District Attorney Vance thanked Assistant District Attorney Ehren Reynolds, who is handling the prosecution of the case under the supervision of Assistant District Attorney David Szuchman, Chief of the Cybercrime and Identity Theft Bureau. Investigative Analyst Michelle Moy assisted in the investigation, as well as Senior Forensic Examiner Richard Brittson. The District Attorney’s Investigation Bureau assisted in the investigation, under the supervision of Acting-Chief Walter Alexander.

District Attorney Vance thanked the Global Security and Investigations Team at Chase Bank, particularly Vice President Jon Lucenius, as well as the Corporate Investigations group at TransUnion and TransUnion Interactive, for these institutions’ analytical support in uncovering the scope and depth of OSAHON’s fraud. District Attorney Vance also thanked Brian Parr, Special-Agent-in-Charge of the New York Field Office of the United States Secret Service, and the ECTF, particularly Special Agent Timothy Williams, lead investigator on the case, and Special Agent Robert Novy, supervisor of the ECTF.

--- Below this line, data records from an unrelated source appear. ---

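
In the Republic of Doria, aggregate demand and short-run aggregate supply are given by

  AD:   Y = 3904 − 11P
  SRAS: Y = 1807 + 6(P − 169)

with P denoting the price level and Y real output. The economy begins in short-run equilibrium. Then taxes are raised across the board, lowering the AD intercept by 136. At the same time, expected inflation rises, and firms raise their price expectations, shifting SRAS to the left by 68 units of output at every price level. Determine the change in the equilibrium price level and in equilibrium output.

After both shocks: AD is Y = 3768 − 11P and SRAS is Y = 725 + 6P.
Setting them equal: 3043 = 17P, so P = 179.
Y = 3768 − 11·179 = 1799.
Initially P = 183, Y = 1891, so ΔP = -4 and ΔY = -92.

ΔP = -4, ΔY = -92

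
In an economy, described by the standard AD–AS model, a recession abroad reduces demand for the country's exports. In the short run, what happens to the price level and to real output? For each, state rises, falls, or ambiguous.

This is a negative demand shock: AD shifts left.
Moving along the upward-sloping SRAS curve, P falls and Y falls.

Price level: falls; output: falls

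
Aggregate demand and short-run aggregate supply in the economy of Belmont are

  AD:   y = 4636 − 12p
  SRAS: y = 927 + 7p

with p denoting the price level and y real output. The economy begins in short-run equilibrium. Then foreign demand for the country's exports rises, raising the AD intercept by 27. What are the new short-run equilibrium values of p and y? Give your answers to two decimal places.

This is a positive demand shock: AD shifts right.
New AD: y = 4663 − 12p.
Set AD = SRAS: 4663 − 12p = 927 + 7p, so 3736 = 19p and p = 196.63.
Substituting into AD, y = 2303.42.

p = 196.63, y = 2303.42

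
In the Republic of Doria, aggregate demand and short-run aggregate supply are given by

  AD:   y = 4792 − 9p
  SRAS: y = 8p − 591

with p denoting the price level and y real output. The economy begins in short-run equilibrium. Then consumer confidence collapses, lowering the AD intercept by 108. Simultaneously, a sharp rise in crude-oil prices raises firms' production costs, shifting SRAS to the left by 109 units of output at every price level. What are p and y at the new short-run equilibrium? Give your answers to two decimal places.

After both shocks: AD is y = 4684 − 9p and SRAS is y = 8p − 700.
Setting them equal: 5384 = 17p, so p = 316.71.
Substituting into AD, y = 1833.65.

p = 316.71, y = 1833.65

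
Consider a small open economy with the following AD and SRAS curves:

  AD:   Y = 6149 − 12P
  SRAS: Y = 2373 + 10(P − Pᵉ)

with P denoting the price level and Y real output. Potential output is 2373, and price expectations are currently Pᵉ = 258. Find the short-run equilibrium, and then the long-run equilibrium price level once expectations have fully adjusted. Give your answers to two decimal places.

Short run: with Pᵉ = 258, SRAS is Y = 10P − 207. Setting AD = SRAS gives 6356 = 22P, so P = 288.91 and Y = 6149 − 12P = 2682.09.
Output 2682.09 is above potential 2373, so over time expected prices rise and SRAS shifts left until Y returns to 2373.
Long run: Y = 2373 on the AD curve gives 2373 = 6149 − 12P, so P = 314.67.

Short run: P = 288.91, Y = 2682.09. Long run: P = 314.67.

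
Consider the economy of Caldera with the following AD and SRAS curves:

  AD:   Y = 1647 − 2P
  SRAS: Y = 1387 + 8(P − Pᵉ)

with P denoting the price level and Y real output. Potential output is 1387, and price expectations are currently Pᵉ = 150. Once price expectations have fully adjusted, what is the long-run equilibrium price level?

Short run: with Pᵉ = 150, SRAS is Y = 187 + 8P. Setting AD = SRAS gives 1460 = 10P, so P = 146 and Y = 1647 − 2·146 = 1355.
Output 1355 is below potential 1387, so over time expected prices fall and SRAS shifts right until Y returns to 1387.
Long run: Y = 1387 on the AD curve gives 1387 = 1647 − 2P, so P = 130.

Long-run P = 130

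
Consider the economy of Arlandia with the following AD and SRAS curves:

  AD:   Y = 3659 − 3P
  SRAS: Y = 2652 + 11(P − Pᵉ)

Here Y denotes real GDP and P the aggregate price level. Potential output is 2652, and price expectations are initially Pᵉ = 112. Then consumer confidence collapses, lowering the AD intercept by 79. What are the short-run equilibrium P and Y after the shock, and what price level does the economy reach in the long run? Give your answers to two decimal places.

AD shifts left: new AD is Y = 3580 − 3P. With Pᵉ = 112, SRAS is Y = 1420 + 11P.
Short run: 3580 − 3P = 1420 + 11P gives 2160 = 14P, so P = 154.29 and Y = 3580 − 3P = 3117.14.
Y = 3117.14 is above potential 2652; expectations adjust and SRAS shifts left until Y = 2652.
Long run: on the new AD curve, 2652 = 3580 − 3P gives P = 309.33.

Short run: P = 154.29, Y = 3117.14. Long run: P = 309.33.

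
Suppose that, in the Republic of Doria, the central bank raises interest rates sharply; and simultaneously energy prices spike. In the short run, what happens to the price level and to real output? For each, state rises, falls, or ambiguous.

The first event is a negative demand shock: AD shifts left, which by itself pushes P down and Y down.
The second is an adverse supply shock: SRAS shifts left, which by itself pushes P up and Y down.
The two shocks push P in opposite directions, so the effect on P is ambiguous. Both shocks push Y down, so Y falls.

Price level: ambiguous; output: falls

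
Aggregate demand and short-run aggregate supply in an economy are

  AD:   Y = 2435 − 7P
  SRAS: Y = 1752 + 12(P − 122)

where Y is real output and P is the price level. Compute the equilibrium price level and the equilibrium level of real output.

P = 113, Y = 1644

Write SRAS as Y = 1752 + 12P − 1464 = 288 + 12P.
Set AD = SRAS: 2435 − 7P = 288 + 12P, so 2147 = 19P and P = 113.
Then Y = 2435 − 7·113 = 1644.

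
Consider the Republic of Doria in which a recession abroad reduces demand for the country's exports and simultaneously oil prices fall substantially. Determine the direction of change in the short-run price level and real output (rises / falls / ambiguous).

The first event is a negative demand shock: AD shifts left, which by itself pushes P down and Y down.
The second is a favourable supply shock: SRAS shifts right, which by itself pushes P down and Y up.
Both shocks push P down, so P falls. The two shocks push Y in opposite directions, so the effect on Y is ambiguous.

Price level: falls; output: ambiguous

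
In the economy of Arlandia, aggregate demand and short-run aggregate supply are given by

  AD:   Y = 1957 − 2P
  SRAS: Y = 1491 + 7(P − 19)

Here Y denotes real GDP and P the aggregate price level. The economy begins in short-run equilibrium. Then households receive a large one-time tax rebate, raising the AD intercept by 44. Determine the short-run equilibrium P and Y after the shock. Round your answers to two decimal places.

P = 71.44, Y = 1858.11

This is a positive demand shock: AD shifts right.
New AD: Y = 2001 − 2P.
SRAS can be written Y = 1358 + 7P.
Set AD = SRAS: 2001 − 2P = 1358 + 7P, so 643 = 9P and P = 71.44.
Substituting into AD, Y = 1858.11.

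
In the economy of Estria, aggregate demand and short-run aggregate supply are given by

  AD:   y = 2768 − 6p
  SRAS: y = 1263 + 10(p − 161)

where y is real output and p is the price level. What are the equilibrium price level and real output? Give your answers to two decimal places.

p = 194.69, y = 1599.88

Write SRAS as y = 1263 + 10p − 1610 = 10p − 347.
Set AD = SRAS: 2768 − 6p = 10p − 347, so 3115 = 16p and p = 194.69.
Substituting into AD, y = 2768 − 6p = 1599.88.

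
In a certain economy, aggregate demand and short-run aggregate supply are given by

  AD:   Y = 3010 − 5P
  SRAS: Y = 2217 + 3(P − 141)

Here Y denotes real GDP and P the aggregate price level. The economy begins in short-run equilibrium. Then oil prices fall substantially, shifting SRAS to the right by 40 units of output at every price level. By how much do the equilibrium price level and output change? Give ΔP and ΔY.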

District Attorney Vance also thanked investigators from the following institutions: Bank of America, Capital One, Wachovia, Equifax, and Experian.

Defendant Information:

Brooklyn, N.Y.


Computer Tampering in the First Degree, 1 count, a class C felony

Grand Larceny in the Second Degree, 3 counts, a class C felony

Identity Theft in the First Degree, 16 counts, a class D felony

Grand Larceny in the Third Degree, 13 counts, a class D felony

Scheme to Defraud in the First Degree, 2 counts, a class E felony

Unlawful Possession of Personal Identification Information in the Second Degree, 1 count, a class E felony

Computer Trespass, 37 counts, a class E felony

Falsifying Business Records in the First Degree, 37 counts, a class E felony

Identity Theft in the Second Degree, 37 counts, a class E felony

A class C felony is punishable by a sentence of up to 15 years in prison, a class D felony is punishable by a sentence of up to 7 years in prison, and a class E felony is punishable by a sentence of up to 4 years in prison.
[1]The charges contained in the indictment are merely allegations, and the defendant is presumed innocent unless and until proven guilty.